In April this year, Suffolk Constabulary will be introducing the Police Education Qualification Programme (PEQF) - a national programme for all new officers. Suffolk Police has partnered with Anglia Ruskin University to deliver recruitment and education for new police officers.

A combination of dynamic operational training, together with theoretical education aims to recognise the level at which police officers currently operate and seeks to prepare our officers for tackling crime in the future in a way that will continue to keep our communities safe.

Outstanding staff, and sad loss of Mick Rainbird

Each month I receive many nominations for my consideration for both my Employee of the Month and Team of the Month awards. I believe it is so important to recognise the great work of all my staff, and this is just one way I like to show my appreciation.  

Recently, for example, I awarded PC Emma Arthurs-Newman, with an Employee of the Month award.

Emma is part of the Student Officer Support Team based at Martlesham PHQ and is a valuable member of the Professional Development Unit.  Her hard work as a Police Federation rep is also to be commended. 

In particular she has been a fantastic support to a number of colleagues who have sadly been diagnosed with cancer and used her own personal experience to give them help and advice throughout their journeys. 

Much of the support she gives is in her own free time and I know that staff have been extremely grateful. This all shows absolute commitment and dedication.

And finally, talking about dedication, it is with much sadness that a serving police member of staff sadly passed away last month.  

Mick Rainbird was 73 years old. He joined Suffolk Police Cadets in February 1966 before becoming a police officer in September 1967. After retiring as a Special Branch detective sergeant in Felixstowe in 1997, Mick returned as a police staff member working in Ipswich, before joining the newly formed Major Investigations Team in 2008, where he remained until his passing.  

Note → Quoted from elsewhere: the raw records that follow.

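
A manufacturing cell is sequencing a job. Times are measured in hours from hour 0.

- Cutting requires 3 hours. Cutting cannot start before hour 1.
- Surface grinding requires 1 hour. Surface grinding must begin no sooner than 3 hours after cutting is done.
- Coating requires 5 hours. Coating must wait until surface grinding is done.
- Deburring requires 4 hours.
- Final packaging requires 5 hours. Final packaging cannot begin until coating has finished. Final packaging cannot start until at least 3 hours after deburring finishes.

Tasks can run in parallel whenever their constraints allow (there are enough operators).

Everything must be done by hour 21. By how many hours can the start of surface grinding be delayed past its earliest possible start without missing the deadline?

3

Cutting cannot begin until its own release at hour 1. It runs from hour 1 to 1 + 3 = hour 4.
After cutting (finishes hour 4, plus 3-hour gap → hour 7), surface grinding can start at hour 7 and finishes at hour 8.

Working backward from the deadline:
To finish by hour 21, final packaging (duration 5) must start no later than hour 16.
Coating has to be done before final packaging (must start by hour 16). That means finishing by hour 16, i.e. starting by 16 − 5 = hour 11.
Surface grinding has to be done before coating (must start by hour 11). That means finishing by hour 11, i.e. starting by 11 − 1 = hour 10.
So surface grinding can start as early as hour 7 and as late as hour 10, giving 10 − 7 = 3 hours of slack.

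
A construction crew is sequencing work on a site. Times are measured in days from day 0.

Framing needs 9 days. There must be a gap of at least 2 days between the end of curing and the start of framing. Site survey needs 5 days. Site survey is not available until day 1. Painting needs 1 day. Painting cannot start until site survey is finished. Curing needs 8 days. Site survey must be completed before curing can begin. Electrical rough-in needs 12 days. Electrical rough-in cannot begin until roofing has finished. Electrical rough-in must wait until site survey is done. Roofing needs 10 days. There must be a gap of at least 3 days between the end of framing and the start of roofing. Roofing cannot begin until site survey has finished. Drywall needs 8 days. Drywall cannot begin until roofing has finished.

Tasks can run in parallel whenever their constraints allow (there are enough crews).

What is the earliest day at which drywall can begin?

After its own release at day 1, site survey can start at day 1 and finishes at day 6.
After site survey (finishes day 6), curing can start at day 6 and finishes at day 14.
Framing waits on curing (finishes day 14, plus 2-day gap → day 16), so it starts at day 16 and finishes at 16 + 9 = day 25.
Roofing has to wait for framing (finishes day 25, plus 3-day gap → day 28); site survey (finishes day 6). The latest of these is day 28, so roofing runs day 28 to 28 + 10 = day 38.
Drywall waits on roofing (finishes day 38), so the earliest it can start is day 38.

38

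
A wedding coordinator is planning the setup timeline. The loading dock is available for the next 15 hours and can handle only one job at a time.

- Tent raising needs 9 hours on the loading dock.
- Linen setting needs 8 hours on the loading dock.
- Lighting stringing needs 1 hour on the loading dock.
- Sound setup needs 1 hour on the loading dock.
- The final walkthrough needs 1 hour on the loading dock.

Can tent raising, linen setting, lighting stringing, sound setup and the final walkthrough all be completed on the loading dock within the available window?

Running back to back, the jobs need 9 + 8 + 1 + 1 + 1 = 20 hours on the loading dock.
Since 20 > 15, they cannot all fit.

No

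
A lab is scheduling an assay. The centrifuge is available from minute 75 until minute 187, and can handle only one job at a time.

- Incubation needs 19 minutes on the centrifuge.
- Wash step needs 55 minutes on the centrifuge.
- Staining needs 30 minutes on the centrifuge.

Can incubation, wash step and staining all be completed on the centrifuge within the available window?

The centrifuge window is 187 − 75 = 112 minutes.
Running back to back, the jobs need 19 + 55 + 30 = 104 minutes on the centrifuge.
Since 104 ≤ 112, they fit within the window.

Yes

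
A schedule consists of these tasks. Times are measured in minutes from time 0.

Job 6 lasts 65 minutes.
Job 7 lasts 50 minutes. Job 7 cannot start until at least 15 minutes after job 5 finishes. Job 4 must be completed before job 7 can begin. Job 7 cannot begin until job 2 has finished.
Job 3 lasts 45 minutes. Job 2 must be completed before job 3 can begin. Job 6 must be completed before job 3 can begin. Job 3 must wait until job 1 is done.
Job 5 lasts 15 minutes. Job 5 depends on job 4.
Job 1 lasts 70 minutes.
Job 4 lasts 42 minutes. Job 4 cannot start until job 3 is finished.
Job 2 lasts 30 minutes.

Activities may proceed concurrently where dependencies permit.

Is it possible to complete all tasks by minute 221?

No

Nothing blocks job 6, so it runs from minute 0 to minute 65.
Job 2 can start immediately at minute 0; it finishes at minute 30.
Job 1 has no prerequisites, so it starts at minute 0 and finishes at minute 70.
Job 3 cannot start until job 2 (finishes minute 30); job 6 (finishes minute 65); job 1 (finishes minute 70). The controlling bound is minute 70, so job 3 finishes at 70 + 45 = minute 115.
Job 4 waits on job 3 (finishes minute 115), so it starts at minute 115 and finishes at 115 + 42 = minute 157.
Job 5 cannot begin until job 4 (finishes minute 157). It runs from minute 157 to 157 + 15 = minute 172.
Job 7 has to wait for job 5 (finishes minute 172, plus 15-minute gap → minute 187); job 4 (finishes minute 157); job 2 (finishes minute 30). The latest of these is minute 187, so job 7 runs minute 187 to 187 + 50 = minute 237.
The earliest everything can be done is minute 237, which is after the deadline of 221, so it is not possible.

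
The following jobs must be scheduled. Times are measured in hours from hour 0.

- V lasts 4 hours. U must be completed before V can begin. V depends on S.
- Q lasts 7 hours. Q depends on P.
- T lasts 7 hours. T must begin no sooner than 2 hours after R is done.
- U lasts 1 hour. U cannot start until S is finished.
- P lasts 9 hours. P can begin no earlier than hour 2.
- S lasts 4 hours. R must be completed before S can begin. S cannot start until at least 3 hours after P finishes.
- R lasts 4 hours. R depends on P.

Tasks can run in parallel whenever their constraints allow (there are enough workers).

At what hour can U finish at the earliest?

20

P cannot begin until its own release at hour 2. It runs from hour 2 to 2 + 9 = hour 11.
R cannot begin until P (finishes hour 11). It runs from hour 11 to 11 + 4 = hour 15.
S needs all of R (finishes hour 15); P (finishes hour 11, plus 3-hour gap → hour 14). That puts its earliest start at hour 15; it finishes at 15 + 4 = hour 19.
After S (finishes hour 19), U can start at hour 19 and finishes at hour 20.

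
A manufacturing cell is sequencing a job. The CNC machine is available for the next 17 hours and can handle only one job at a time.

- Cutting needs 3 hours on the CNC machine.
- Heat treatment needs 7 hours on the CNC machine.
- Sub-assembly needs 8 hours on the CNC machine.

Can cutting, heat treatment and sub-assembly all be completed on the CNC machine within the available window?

No

Running back to back, the jobs need 3 + 7 + 8 = 18 hours on the CNC machine.
Since 18 > 17, they cannot all fit.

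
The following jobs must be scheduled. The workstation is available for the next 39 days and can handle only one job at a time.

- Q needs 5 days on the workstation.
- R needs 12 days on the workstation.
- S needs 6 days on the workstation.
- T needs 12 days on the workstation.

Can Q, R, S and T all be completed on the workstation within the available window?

Yes

Running back to back, the jobs need 5 + 12 + 6 + 12 = 35 days on the workstation.
Since 35 ≤ 39, they fit within the window.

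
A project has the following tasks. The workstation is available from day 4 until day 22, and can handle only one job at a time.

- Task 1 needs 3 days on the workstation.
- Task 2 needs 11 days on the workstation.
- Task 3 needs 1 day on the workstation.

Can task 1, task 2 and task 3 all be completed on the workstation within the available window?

Yes

The workstation window is 22 − 4 = 18 days.
Running back to back, the jobs need 3 + 11 + 1 = 15 days on the workstation.
Since 15 ≤ 18, they fit within the window.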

Mick Rainbird had worked for Suffolk Police for 52 years Picture: MICHAEL STEWARD

Mick Rainbird, who joined Suffolk police in 1966, sadly died last month - Credit: MICHAEL STEWARD

With over 55 years of service to the Constabulary and the people of Suffolk, I wanted to take this opportunity to recognise his amazing contribution to the force.

His love for the policing family was clear and he epitomises for me why we are all so proud of Suffolk Constabulary and those that work within this organisation. He was a much-loved member of the policing family and will be greatly missed.